Cosmology on a Brane in Minkowski Bulk
Cedric Deffayet
TL;DR
This work analyzes a 3-brane cosmology embedded in a 5D Minkowski bulk with an intrinsic curvature term on the brane. By deriving the brane-Friedmann equations under $Z_2$ symmetry, it identifies two asymptotic branches that resemble FLRW at small Hubble radii but diverge at large scales: a transition to a fully 5D regime or a self-inflationary late-time expansion driven by the brane curvature term. The crossover scale $r_0 = M_{(4)}^2/(2 M_{(5)}^3)$ governs when standard 4D gravity holds versus higher-dimensional behavior, and the two embeddings ($\epsilon=\pm1$) correspond to TI and SI branches with distinct geometric interpretations. The analysis also highlights a mismatch between cosmological and Cavendish Newton constants due to an extra scalar polarization, posing challenges for phenomenology, while suggesting that the SI branch offers a mechanism for late-time acceleration without a cosmological constant.
Abstract
We discuss the cosmology of a 3-brane embedded in a 5D bulk space-time with a cosmological constant when an intrinsic curvature Ricci scalar is included in the brane action.

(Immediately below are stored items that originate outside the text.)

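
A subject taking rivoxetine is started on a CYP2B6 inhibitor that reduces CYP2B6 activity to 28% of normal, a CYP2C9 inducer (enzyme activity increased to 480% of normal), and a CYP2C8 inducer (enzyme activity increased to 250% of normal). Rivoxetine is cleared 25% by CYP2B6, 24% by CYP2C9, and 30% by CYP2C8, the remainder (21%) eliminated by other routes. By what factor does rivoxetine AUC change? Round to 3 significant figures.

The CYP2B6 pathway (25% of clearance) is reduced to 0.28× activity: 0.25 × 0.28 = 0.07.
The CYP2C9 pathway (24% of clearance) increases to 4.8× activity: 0.24 × 4.8 = 1.152.
The CYP2C8 pathway (30% of clearance) increases to 2.5× activity: 0.3 × 2.5 = 0.75.
The remaining 21% of clearance is unaffected.
CL_new/CL_old = 0.07 + 1.152 + 0.75 + 0.21 = 2.182.
Because AUC varies inversely with clearance, the combined effect is 1 / 2.182 = 0.458.

0.458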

After deriving the `brane-Friedmann' equations for a Z_2 symmetrical metric, we focus on the case of a Minkowski bulk. We show that there exist two classes of solutions, close to the usual Friedmann-Lemaitre-Robertson-Walker cosmology for small enough Hubble radii. When the Hubble radius gets larger one either has a transition to a fully 5D regime or to a self-inflationary solution which produces a late accelerated expansion. We also compare our results with a perturbative approach and eventually discuss the embedding of the brane into the Minkowski space-time. This latter part of our discussion also applies when no intrinsic curvature term is included.